Giles spotted this book and upon closer examination I had to splash out 25p on it.
You may wonder why since it looks pretty boring. Well, those who've read the History of Llamasoft will remember me being rude about a language called CESIL they tried to teach us in 6th form, where you had to write down your code onto sheets of squared paper and then send them off somewhere where someone would type in exactly what you wrote and try to run it, and if you'd made any errors you'd get your ?SYNTAX ERROR in the post a week later. Not exactly the most interactive introduction to programming.
Now, we never used a text book and I only went to one lesson before giving up in disgust, but seeing the "CES" logo on this textbook made me wonder - could this be an actual CESIL text book?
I opened it up, and moo and behold:
Yep, there is the squared-paper CESIL "coding sheet"! Complete with an example of the first and only thing I learned about in CESIL, the print statement }:-D. Also look at how they make you cross your Os instead of your zeros, the exact opposite of everybody else in the universe. ICL, bless }:-).
Looking at the rest of CESIL, ironically it's pretty much like an assembly language but with print statements.

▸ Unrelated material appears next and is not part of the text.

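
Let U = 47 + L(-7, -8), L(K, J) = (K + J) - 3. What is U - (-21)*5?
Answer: 134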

It has input and output statements, storage to named variables, an accumulator, conditional branches and such - all similar to stuff that I learned later myself on the 6502. The main difference being that instead of doing a few thousand operations per second CESIL only ran at the rate of a few operations per week, making it not quite so much fun }:-D.
The book does go on to teach a little BASIC in the last couple of chapters - BASIC by post though, written on those same coding sheet things }:-D.
The book I have is from 1978, exactly contemporaneous with my own time at sixth form. Reading the intro it seems that the course was originally authored in 1969, when interactive computing was rare and code really was written in biro on squared paper and sent off to data entry clerks. By the time of this 1978 reprint the course must have been on its dying gasp and had little or no relevance in the emerging wave of small, personal, interactive machines. I just think it's funny they were still bothering to teach this at my 6th form when there was already a PET in the classroom.
Still, worth 25p for a little chunk of my own computing ancient history }:-D.